Claims that President Donald Trump had an extra-marital affair with adult movie actor Stormy Daniels have been dominating the tabloids for weeks. Daniels alleges that she had an intimate relationship with Donald Trump over a decade ago. In itself, claims that Trump cheated on his wife years ago are hardly earth-shattering. The real scandal lies in the fact that Trump's personal lawyer, Michael Cohen, admitted that he paid Daniels $130,000, from his own funds, to get her to agree to sign a gag order. As previously reported by the Inquisitr, Cohen admitted the payment to Daniels was made to "protect" Donald Trump.
It is this payment, and the way it was made, that CNBC claims will be a "big deal" to special counsel Robert Mueller. To be fair, a high-profile name using a no-disclosure agreement to silence negative publicity is hardly unusual. It is the circumstances and the timing of the alleged Trump-Daniels payment that will be of interest to the Mueller investigation.
We should remember that Michael Cohen was Donald Trump's personal lawyer for over a decade. When he admitted to paying off Stormy Daniels, Cohen chose his words very carefully. As reported by Time, Cohen says that he "facilitated" the payment and that "neither the Trump Organization nor the Trump campaign was a party" to it.
"I used my own personal funds to facilitate a payment of $130,000 to Ms. Stephanie Clifford [Stormy Daniels].It is worth noting that Cohen does not say Donald Trump was not a party to the payment made to Stormy Daniels.
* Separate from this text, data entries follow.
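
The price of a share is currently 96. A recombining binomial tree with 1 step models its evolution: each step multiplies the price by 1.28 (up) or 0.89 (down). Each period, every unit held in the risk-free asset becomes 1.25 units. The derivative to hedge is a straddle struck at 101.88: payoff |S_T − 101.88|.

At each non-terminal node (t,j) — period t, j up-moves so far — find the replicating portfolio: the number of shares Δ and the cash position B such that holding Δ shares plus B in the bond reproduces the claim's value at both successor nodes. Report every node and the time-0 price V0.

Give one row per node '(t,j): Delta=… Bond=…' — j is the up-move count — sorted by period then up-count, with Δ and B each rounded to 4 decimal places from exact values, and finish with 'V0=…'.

(0,0): Delta=0.1218 Bond=4.8271
V0=16.5194

The replicating-portfolio and risk-neutral prices coincide; use p* = (1.25−0.89)/(1.28−0.89) = 0.9231 for the latter.
At expiry t=1: V(1,0)=16.4400, V(1,1)=21.0000
(0,0): S=96.0000. Δ = (V_up−V_dn)/(S_up−S_dn) = (21.0000−16.4400)/(122.8800−85.4400) = 0.1218. V = [p*·21.0000 + (1−p*)·16.4400]/1.25 = 16.5194. B = V − Δ·S = 4.8271.
Root portfolio cost Δ·96+B reproduces V0=16.5194.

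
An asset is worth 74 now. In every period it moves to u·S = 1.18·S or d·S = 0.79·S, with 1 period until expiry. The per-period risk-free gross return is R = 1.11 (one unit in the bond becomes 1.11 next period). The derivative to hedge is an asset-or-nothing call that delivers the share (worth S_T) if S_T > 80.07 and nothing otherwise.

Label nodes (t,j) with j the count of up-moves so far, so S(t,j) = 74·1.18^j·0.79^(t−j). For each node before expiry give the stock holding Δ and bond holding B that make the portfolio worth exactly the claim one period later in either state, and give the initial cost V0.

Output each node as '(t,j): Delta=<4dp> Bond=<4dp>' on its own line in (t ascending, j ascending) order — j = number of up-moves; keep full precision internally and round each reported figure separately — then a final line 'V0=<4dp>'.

Since d<R<u, set p* = (R−d)/(u−d) = 0.8205; price each node as the discounted p*-expectation of its children.
Terminal values V(1,·): V(1,0)=0.0000, V(1,1)=87.3200
  t=0,j=0: stock 74.0000 → up 87.3200 (V=87.3200), down 58.4600 (V=0.0000). Price 64.5470; hedge Δ=3.0256, bond B=-159.3504.
Check: Δ(0,0)·S0 + B(0,0) = 64.5470 = V0.

(0,0): Delta=3.0256 Bond=-159.3504
V0=64.5470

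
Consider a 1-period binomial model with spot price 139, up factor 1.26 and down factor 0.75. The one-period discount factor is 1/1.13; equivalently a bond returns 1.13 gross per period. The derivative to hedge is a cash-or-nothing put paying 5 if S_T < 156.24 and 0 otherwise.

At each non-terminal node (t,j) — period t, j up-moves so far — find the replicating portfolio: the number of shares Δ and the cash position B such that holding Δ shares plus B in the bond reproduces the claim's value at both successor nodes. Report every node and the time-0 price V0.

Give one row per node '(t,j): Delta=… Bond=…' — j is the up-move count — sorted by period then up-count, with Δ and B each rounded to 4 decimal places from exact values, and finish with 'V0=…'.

(0,0): Delta=-0.0705 Bond=10.9318
V0=1.1279

Risk-neutral probability p* = (R−d)/(u−d) = (1.13−0.75)/(1.26−0.75) = 0.7451.
Terminal values V(1,·): V(1,0)=5.0000, V(1,1)=0.0000
Node (0,0) S=139.0000: V=(p*·0.0000+(1−p*)·5.0000)/1.13=1.1279; Δ=(0.0000−5.0000)/(175.1400−104.2500)=-0.0705; B=V−Δ·S=10.9318
Root portfolio cost Δ·139+B reproduces V0=1.1279.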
"Neither the Trump Organization nor the Trump campaign was a party to the transaction with Ms. Clifford, and neither reimbursed me for the payment, either directly or indirectly. The payment to Ms. Clifford was lawful, and was not a campaign contribution or a campaign expenditure by anyone."
Why Are The Stormy Daniels Allegations Of Interest To The Mueller Investigation?Given that President Trump's alleged affair with Stormy Daniels took place in 2006, why is it of interest to Robert Mueller? Well, the timing of the payment was certainly strange. The alleged "hush-money" payment to Daniels was made in October 2016, just weeks before the presidential election. At that time Donald Trump was mired in allegations of misogyny and accusations that he had mistreated a number of women.
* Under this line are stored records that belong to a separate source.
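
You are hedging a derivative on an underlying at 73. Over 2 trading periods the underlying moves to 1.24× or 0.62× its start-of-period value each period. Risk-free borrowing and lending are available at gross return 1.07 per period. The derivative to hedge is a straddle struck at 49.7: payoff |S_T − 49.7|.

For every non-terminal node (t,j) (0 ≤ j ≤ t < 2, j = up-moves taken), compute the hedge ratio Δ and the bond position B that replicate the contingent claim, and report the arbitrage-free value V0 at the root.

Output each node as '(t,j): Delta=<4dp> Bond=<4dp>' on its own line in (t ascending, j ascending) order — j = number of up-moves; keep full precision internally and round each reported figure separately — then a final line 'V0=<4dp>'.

Risk-neutral probability p* = (R−d)/(u−d) = (1.07−0.62)/(1.24−0.62) = 0.7258.
Terminal values V(2,·): V(2,0)=21.6388, V(2,1)=6.4224, V(2,2)=62.5448
(1,0): S=45.2600. Δ = (V_up−V_dn)/(S_up−S_dn) = (6.4224−21.6388)/(56.1224−28.0612) = -0.5423. V = [p*·6.4224 + (1−p*)·21.6388]/1.07 = 9.9015. B = V − Δ·S = 34.4441.
(1,1): S=90.5200. Δ = (V_up−V_dn)/(S_up−S_dn) = (62.5448−6.4224)/(112.2448−56.1224) = 1.0000. V = [p*·62.5448 + (1−p*)·6.4224]/1.07 = 44.0714. B = V − Δ·S = -46.4486.
(0,0): S=73.0000. Δ = (V_up−V_dn)/(S_up−S_dn) = (44.0714−9.9015)/(90.5200−45.2600) = 0.7550. V = [p*·44.0714 + (1−p*)·9.9015]/1.07 = 32.4320. B = V − Δ·S = -22.6807.
Each (Δ,B) replicates both successor values, so the strategy is self-financing and V0 is arbitrage-free.

(0,0): Delta=0.7550 Bond=-22.6807
(1,0): Delta=-0.5423 Bond=34.4441
(1,1): Delta=1.0000 Bond=-46.4486
V0=32.4320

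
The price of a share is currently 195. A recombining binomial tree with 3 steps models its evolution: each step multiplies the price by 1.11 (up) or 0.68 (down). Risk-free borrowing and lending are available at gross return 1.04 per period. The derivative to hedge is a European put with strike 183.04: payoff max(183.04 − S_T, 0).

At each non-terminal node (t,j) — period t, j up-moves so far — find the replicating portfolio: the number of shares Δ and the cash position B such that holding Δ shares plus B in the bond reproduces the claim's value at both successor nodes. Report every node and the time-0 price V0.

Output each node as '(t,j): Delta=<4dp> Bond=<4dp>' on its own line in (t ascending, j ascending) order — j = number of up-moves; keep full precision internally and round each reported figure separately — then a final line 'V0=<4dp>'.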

The fact that Michael Cohen set up a new company to facilitate the payment to Stormy Daniels looks suspicious. Cohen also allegedly used fake names for all party's involved in Daniels no-disclosure agreement. It would appear that Cohen took considerable steps to distance Donald Trump and his election campaign from the payment to Daniels. This has led to claims that Trump may have misused campaign funds to silence Daniels.
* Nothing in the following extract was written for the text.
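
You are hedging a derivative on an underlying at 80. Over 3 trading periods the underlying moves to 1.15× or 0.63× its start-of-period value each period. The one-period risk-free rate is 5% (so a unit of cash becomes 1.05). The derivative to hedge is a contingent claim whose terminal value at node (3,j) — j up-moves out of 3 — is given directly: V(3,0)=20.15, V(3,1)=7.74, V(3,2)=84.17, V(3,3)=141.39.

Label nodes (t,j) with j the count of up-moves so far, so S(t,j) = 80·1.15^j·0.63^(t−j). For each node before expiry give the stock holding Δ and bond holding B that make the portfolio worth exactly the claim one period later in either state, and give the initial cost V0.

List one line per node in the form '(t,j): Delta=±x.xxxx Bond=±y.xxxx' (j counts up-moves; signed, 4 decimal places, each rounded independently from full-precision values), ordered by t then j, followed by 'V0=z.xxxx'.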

The Washington Post also claims that Stormy Daniels is a huge risk to President Trump, but not for the same reasons that CNBC put forward. Daniels, they argue, is "as shameless" as Trump himself. They claim that Daniels is a "publicity hound" who sees this as her opportunity to become "famous for very little" and to amass a fortune. By taking on Trump in the way she has, Daniels, the Washington Post argues, has cast herself as a victim standing up to Trump's bullying.
They liken Daniels to an untreated scratch that becomes infected and eventually kills the recipient. Only time will tell if Storm Daniels becomes the "untreated scratch" that kills Donald Trump's political career.